I’ve put up a demo using voice to help solve crossword puzzles. https://edison.syntithenai.com
Inspired by Snips the architecture involves a central MQTT server as the only point of communication between a suite of services that support a dialog flow. It relies on RASA for NLU, routing and session management.
Originally a nodejs application, I’ve rebuilt the whole thing in Python for better cross platform availability of core libraries (particularly ARM).
It can be used alongside an existing RASA installation via the HTTP API or for hardware contrained environments, RASA and all other required services are run in a single asyncio loop.
While there is some learning and performance overhead in using network communications for a suite of services on a single computer, the approach has the advantages
- services can be distributed over multiple hardware devices for high concurrency applications or LAN solutions (low power satellites + central rasa/ASR/TTS)
- the service contract is clearly defined in a handful of possible messages making it easier to extend without side effects or provide alternate implementations. eg Google, IBM and Deepspeech implementations are provided for speech recognition.
- a web browser using mqtt over websockets can be a first class member of the suite.
- with messaging in place the encapsulated service over mqtt approach can be applied to other elements of an application
Juste did some work integrating Deepspeech and RASA from a web browser with less overhead, communicating directly with a Deepspeech HTTP streaming server and the RASA HTTP api. Build an AI voice assistant with Rasa Open Source and Mozilla tools | Rasa Made me question if I was overcomplicating things and creating unnecesary processing burden.

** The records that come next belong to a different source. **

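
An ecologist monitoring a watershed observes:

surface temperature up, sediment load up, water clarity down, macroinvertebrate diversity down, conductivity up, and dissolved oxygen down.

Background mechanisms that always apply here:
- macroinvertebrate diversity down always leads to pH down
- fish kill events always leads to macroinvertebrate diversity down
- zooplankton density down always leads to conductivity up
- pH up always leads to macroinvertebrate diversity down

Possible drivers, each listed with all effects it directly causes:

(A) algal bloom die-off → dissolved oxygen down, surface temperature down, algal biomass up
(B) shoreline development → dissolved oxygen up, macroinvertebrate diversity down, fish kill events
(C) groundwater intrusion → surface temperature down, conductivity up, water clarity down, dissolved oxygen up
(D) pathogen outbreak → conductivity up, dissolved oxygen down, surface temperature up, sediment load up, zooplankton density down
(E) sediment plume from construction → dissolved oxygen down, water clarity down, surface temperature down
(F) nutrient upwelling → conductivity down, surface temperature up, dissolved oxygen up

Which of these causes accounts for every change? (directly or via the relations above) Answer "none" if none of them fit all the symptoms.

none

Checking each candidate against the observations:
(A) algal bloom die-off — surface temperature up ✗; sediment load up ✗; water clarity down ✗; macroinvertebrate diversity down ✗; conductivity up ✗; dissolved oxygen down ✓
(B) shoreline development — surface temperature up ✗; sediment load up ✗; water clarity down ✗; macroinvertebrate diversity down ✓; conductivity up ✗; dissolved oxygen down ✗
(C) groundwater intrusion — fails on surface temperature up, sediment load up, macroinvertebrate diversity down, dissolved oxygen down (predicts surface temperature down, not surface temperature up; predicts dissolved oxygen up, not dissolved oxygen down)
(D) pathogen outbreak — surface temperature up ✓; sediment load up ✓; water clarity down ✗; macroinvertebrate diversity down ✗; conductivity up ✓; dissolved oxygen down ✓
(E) sediment plume from construction — surface temperature up ✗; sediment load up ✗; water clarity down ✓; macroinvertebrate diversity down ✗; conductivity up ✗; dissolved oxygen down ✓
(F) nutrient upwelling — surface temperature up ✓; sediment load up ✗; water clarity down ✗; macroinvertebrate diversity down ✗; conductivity up ✗; dissolved oxygen down ✗
Every candidate fails on at least one observation.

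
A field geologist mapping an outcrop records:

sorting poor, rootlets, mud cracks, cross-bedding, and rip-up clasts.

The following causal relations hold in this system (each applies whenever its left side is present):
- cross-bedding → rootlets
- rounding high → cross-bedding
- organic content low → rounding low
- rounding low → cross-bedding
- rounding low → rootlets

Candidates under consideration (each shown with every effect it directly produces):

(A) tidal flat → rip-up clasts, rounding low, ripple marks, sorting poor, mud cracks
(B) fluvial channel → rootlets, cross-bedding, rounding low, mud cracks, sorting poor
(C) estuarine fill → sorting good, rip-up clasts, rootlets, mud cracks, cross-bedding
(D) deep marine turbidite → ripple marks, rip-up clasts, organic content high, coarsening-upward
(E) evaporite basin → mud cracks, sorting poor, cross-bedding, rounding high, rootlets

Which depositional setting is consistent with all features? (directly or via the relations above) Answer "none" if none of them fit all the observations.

Testing each hypothesis:
(A) tidal flat — accounts for every observation (rootlets through rounding low → rootlets)
(B) fluvial channel — does not account for rip-up clasts
(C) estuarine fill — sorting poor NO; rootlets yes; mud cracks yes; cross-bedding yes; rip-up clasts yes
(D) deep marine turbidite — does not account for sorting poor, rootlets, mud cracks, cross-bedding
(E) evaporite basin — does not account for rip-up clasts
(A) is the only candidate with no mismatches.

A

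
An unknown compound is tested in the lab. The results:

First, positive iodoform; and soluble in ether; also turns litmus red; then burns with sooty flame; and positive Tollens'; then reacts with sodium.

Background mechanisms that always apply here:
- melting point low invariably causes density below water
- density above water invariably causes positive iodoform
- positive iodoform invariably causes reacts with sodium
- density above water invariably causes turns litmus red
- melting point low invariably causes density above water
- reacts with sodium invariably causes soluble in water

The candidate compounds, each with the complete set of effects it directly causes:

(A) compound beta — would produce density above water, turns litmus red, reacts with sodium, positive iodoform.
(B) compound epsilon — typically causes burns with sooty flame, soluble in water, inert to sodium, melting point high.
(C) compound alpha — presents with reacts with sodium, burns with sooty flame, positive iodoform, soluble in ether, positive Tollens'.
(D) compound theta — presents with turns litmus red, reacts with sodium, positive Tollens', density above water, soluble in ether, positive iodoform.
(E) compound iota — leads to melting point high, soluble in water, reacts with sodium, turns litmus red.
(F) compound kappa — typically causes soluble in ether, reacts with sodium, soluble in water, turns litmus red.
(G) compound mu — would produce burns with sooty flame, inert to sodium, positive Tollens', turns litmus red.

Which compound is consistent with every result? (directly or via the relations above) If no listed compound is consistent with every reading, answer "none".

none

Checking each candidate against the observations:
(A) compound beta — positive iodoform match; soluble in ether miss; turns litmus red match; burns with sooty flame miss; positive Tollens' miss; reacts with sodium match
(B) compound epsilon — positive iodoform miss; soluble in ether miss; turns litmus red miss; burns with sooty flame match; positive Tollens' miss; reacts with sodium miss
(C) compound alpha — positive iodoform match; soluble in ether match; turns litmus red miss; burns with sooty flame match; positive Tollens' match; reacts with sodium match
(D) compound theta — does not account for burns with sooty flame
(E) compound iota — does not account for positive iodoform, soluble in ether, burns with sooty flame, positive Tollens'
(F) compound kappa — positive iodoform miss; soluble in ether match; turns litmus red match; burns with sooty flame miss; positive Tollens' miss; reacts with sodium match
(G) compound mu — fails on positive iodoform, soluble in ether, reacts with sodium (predicts inert to sodium, not reacts with sodium)
Every candidate fails on at least one observation.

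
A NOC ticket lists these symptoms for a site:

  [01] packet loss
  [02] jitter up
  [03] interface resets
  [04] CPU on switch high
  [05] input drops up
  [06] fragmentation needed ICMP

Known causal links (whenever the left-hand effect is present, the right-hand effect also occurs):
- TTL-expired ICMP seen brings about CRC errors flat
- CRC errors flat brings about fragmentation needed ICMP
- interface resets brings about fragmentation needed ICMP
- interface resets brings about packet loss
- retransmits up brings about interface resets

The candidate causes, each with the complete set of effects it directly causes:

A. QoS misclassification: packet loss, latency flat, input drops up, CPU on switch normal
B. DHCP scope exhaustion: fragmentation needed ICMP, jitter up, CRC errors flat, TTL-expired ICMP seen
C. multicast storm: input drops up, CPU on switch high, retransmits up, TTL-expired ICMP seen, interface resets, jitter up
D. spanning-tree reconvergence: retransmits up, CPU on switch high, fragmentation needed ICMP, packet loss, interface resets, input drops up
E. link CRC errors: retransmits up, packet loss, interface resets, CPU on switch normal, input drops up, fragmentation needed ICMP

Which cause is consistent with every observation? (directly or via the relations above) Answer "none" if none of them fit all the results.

For each candidate, compare predicted effects to what was observed:
(A) QoS misclassification — packet loss yes; jitter up NO; interface resets NO; CPU on switch high NO; input drops up yes; fragmentation needed ICMP NO
(B) DHCP scope exhaustion — does not account for packet loss, interface resets, CPU on switch high, input drops up
(C) multicast storm — accounts for every observation (packet loss by interface resets → packet loss)
(D) spanning-tree reconvergence — packet loss yes; jitter up NO; interface resets yes; CPU on switch high yes; input drops up yes; fragmentation needed ICMP yes
(E) link CRC errors — fails on jitter up, CPU on switch high (predicts CPU on switch normal, not CPU on switch high)
Only (C) is consistent with every observation.

C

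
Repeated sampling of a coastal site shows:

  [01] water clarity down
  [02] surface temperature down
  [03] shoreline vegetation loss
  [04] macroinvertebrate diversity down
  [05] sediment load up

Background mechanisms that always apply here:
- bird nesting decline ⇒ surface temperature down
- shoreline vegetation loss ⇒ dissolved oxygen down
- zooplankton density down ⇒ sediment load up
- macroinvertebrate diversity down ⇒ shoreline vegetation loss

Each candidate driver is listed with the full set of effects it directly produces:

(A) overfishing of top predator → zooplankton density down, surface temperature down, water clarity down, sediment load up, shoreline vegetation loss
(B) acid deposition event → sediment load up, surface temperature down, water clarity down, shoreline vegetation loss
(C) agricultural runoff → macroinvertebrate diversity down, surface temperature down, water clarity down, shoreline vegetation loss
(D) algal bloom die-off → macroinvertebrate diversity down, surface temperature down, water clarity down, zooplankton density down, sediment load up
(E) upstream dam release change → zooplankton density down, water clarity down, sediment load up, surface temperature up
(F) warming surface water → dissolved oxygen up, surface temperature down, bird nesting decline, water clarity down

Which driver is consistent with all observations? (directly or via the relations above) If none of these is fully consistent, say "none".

D

Checking each candidate against the observations:
(A) overfishing of top predator — water clarity down yes; surface temperature down yes; shoreline vegetation loss yes; macroinvertebrate diversity down NO; sediment load up yes
(B) acid deposition event — water clarity down yes; surface temperature down yes; shoreline vegetation loss yes; macroinvertebrate diversity down NO; sediment load up yes
(C) agricultural runoff — does not account for sediment load up
(D) algal bloom die-off — accounts for every observation (shoreline vegetation loss through macroinvertebrate diversity down → shoreline vegetation loss)
(E) upstream dam release change — fails on surface temperature down, shoreline vegetation loss, macroinvertebrate diversity down (predicts surface temperature up, not surface temperature down)
(F) warming surface water — does not account for shoreline vegetation loss, macroinvertebrate diversity down, sediment load up
(D) alone accounts for all the evidence.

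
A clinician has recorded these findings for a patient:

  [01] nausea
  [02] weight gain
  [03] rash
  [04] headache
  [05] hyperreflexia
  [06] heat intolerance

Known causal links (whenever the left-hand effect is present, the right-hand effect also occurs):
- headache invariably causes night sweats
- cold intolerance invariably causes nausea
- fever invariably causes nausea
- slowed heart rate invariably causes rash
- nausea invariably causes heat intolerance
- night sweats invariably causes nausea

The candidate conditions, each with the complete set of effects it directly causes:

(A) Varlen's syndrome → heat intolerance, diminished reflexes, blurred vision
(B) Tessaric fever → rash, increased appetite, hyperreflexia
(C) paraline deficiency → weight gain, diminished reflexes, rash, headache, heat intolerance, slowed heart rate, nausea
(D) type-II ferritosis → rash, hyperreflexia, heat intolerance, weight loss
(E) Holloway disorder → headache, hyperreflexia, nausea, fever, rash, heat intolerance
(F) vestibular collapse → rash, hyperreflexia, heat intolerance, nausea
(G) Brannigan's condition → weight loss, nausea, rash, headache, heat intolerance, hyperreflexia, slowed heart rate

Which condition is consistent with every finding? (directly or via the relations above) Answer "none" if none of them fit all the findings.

For each candidate, compare predicted effects to what was observed:
(A) Varlen's syndrome — nausea NO; weight gain NO; rash NO; headache NO; hyperreflexia NO; heat intolerance yes
(B) Tessaric fever — nausea NO; weight gain NO; rash yes; headache NO; hyperreflexia yes; heat intolerance NO
(C) paraline deficiency — nausea yes; weight gain yes; rash yes; headache yes; hyperreflexia NO; heat intolerance yes
(D) type-II ferritosis — nausea NO; weight gain NO; rash yes; headache NO; hyperreflexia yes; heat intolerance yes
(E) Holloway disorder — nausea yes; weight gain NO; rash yes; headache yes; hyperreflexia yes; heat intolerance yes
(F) vestibular collapse — nausea yes; weight gain NO; rash yes; headache NO; hyperreflexia yes; heat intolerance yes
(G) Brannigan's condition — nausea yes; weight gain NO; rash yes; headache yes; hyperreflexia yes; heat intolerance yes
None of the listed candidates fits everything.

none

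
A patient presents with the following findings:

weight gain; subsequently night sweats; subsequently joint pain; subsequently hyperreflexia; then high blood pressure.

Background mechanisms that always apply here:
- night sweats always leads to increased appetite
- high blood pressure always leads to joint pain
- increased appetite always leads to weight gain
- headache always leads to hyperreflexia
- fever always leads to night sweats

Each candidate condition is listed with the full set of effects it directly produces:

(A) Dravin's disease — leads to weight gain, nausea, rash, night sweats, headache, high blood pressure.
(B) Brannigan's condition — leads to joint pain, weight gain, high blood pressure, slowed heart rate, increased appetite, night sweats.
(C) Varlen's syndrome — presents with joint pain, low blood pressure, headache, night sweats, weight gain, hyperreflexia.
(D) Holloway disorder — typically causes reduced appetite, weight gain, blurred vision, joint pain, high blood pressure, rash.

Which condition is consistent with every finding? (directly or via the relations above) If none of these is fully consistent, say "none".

Testing each hypothesis:
(A) Dravin's disease — accounts for every observation (joint pain via high blood pressure → joint pain)
(B) Brannigan's condition — weight gain yes; night sweats yes; joint pain yes; hyperreflexia NO; high blood pressure yes
(C) Varlen's syndrome — fails on high blood pressure (predicts low blood pressure, not high blood pressure)
(D) Holloway disorder — weight gain yes; night sweats NO; joint pain yes; hyperreflexia NO; high blood pressure yes
(A) alone accounts for all the evidence.

A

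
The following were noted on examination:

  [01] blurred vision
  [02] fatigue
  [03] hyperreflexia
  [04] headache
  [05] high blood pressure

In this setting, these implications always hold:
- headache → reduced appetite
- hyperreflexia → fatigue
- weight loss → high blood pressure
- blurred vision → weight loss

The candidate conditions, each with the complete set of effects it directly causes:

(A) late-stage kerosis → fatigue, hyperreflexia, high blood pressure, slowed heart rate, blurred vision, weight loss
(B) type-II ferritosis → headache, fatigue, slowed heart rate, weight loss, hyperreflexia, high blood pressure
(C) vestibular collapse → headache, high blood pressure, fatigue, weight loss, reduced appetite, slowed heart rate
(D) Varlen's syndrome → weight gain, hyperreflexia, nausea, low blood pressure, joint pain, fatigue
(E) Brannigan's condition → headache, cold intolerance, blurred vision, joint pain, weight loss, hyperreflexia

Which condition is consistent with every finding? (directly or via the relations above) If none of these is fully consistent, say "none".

Checking each candidate against the observations:
(A) late-stage kerosis — does not account for headache
(B) type-II ferritosis — does not account for blurred vision
(C) vestibular collapse — does not account for blurred vision, hyperreflexia
(D) Varlen's syndrome — blurred vision NO; fatigue yes; hyperreflexia yes; headache NO; high blood pressure NO
(E) Brannigan's condition — blurred vision yes; fatigue yes (by hyperreflexia → fatigue); hyperreflexia yes; headache yes; high blood pressure yes (by weight loss → high blood pressure)
(E) is the only candidate with no mismatches.

E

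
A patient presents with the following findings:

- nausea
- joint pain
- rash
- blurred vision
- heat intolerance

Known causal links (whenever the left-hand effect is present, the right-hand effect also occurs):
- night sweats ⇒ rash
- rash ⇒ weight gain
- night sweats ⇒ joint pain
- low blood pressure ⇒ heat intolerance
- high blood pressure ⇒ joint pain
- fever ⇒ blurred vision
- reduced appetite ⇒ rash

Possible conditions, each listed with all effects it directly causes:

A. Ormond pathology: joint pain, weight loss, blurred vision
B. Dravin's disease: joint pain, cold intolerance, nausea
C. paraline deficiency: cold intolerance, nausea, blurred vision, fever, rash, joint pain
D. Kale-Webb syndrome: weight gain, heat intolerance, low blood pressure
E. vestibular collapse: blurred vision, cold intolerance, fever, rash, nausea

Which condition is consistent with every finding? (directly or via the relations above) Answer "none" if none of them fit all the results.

For each candidate, compare predicted effects to what was observed:
(A) Ormond pathology — nausea NO; joint pain yes; rash NO; blurred vision yes; heat intolerance NO
(B) Dravin's disease — fails on rash, blurred vision, heat intolerance (predicts cold intolerance, not heat intolerance)
(C) paraline deficiency — nausea yes; joint pain yes; rash yes; blurred vision yes; heat intolerance NO
(D) Kale-Webb syndrome — nausea NO; joint pain NO; rash NO; blurred vision NO; heat intolerance yes
(E) vestibular collapse — nausea yes; joint pain NO; rash yes; blurred vision yes; heat intolerance NO
None of the listed candidates fits everything.

none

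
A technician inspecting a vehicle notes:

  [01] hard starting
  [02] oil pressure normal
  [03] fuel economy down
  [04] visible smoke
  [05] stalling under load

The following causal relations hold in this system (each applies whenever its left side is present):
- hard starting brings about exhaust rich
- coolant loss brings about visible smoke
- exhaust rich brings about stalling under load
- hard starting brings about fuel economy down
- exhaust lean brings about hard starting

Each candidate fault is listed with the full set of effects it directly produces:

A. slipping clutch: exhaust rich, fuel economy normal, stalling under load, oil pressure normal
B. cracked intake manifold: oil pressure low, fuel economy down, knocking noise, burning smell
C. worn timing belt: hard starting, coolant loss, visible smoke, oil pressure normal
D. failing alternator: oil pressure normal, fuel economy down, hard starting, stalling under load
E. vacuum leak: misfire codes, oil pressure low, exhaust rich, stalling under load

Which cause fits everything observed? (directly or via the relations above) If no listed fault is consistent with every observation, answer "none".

For each candidate, compare predicted effects to what was observed:
(A) slipping clutch — fails on hard starting, fuel economy down, visible smoke (predicts fuel economy normal, not fuel economy down)
(B) cracked intake manifold — hard starting NO; oil pressure normal NO; fuel economy down yes; visible smoke NO; stalling under load NO
(C) worn timing belt — hard starting yes; oil pressure normal yes; fuel economy down yes (via hard starting → fuel economy down); visible smoke yes; stalling under load yes (via hard starting → exhaust rich → stalling under load)
(D) failing alternator — does not account for visible smoke
(E) vacuum leak — hard starting NO; oil pressure normal NO; fuel economy down NO; visible smoke NO; stalling under load yes
(C) is the only candidate with no mismatches.

C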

Picovoice stands out as offering webassembly solutions for hotword, speech recognition(ASR) and natural language understanding(NLU) running purely in a browser but they aren’t entirely open source. https://picovoice.ai/tutorials/using-picovoice-engines-with-react/.
End of the day, the crossword example is running on an AWS t3.nano with 1 processor and 1G RAM. It does offload voice processing to Google but runs RASA and all the other services and seems to hold up under mild concurrent load so I don’t think the messaging overhead is a choke point. For my use cases, the added complexity and features of a messaging based approach is beneficial. Horses for courses.
Any feedback much appreciated.
cheers Steve
PS. I have in the past installed RASA on ARM (raspberry pi3) but my recent attempts install have failed due to missing libraries. Deepspeech works great on a pi4. I’d love to see open source standalone speech dialog on a pi4. If anyone could share a Dockerfile to build on ARM that would be AWESOME.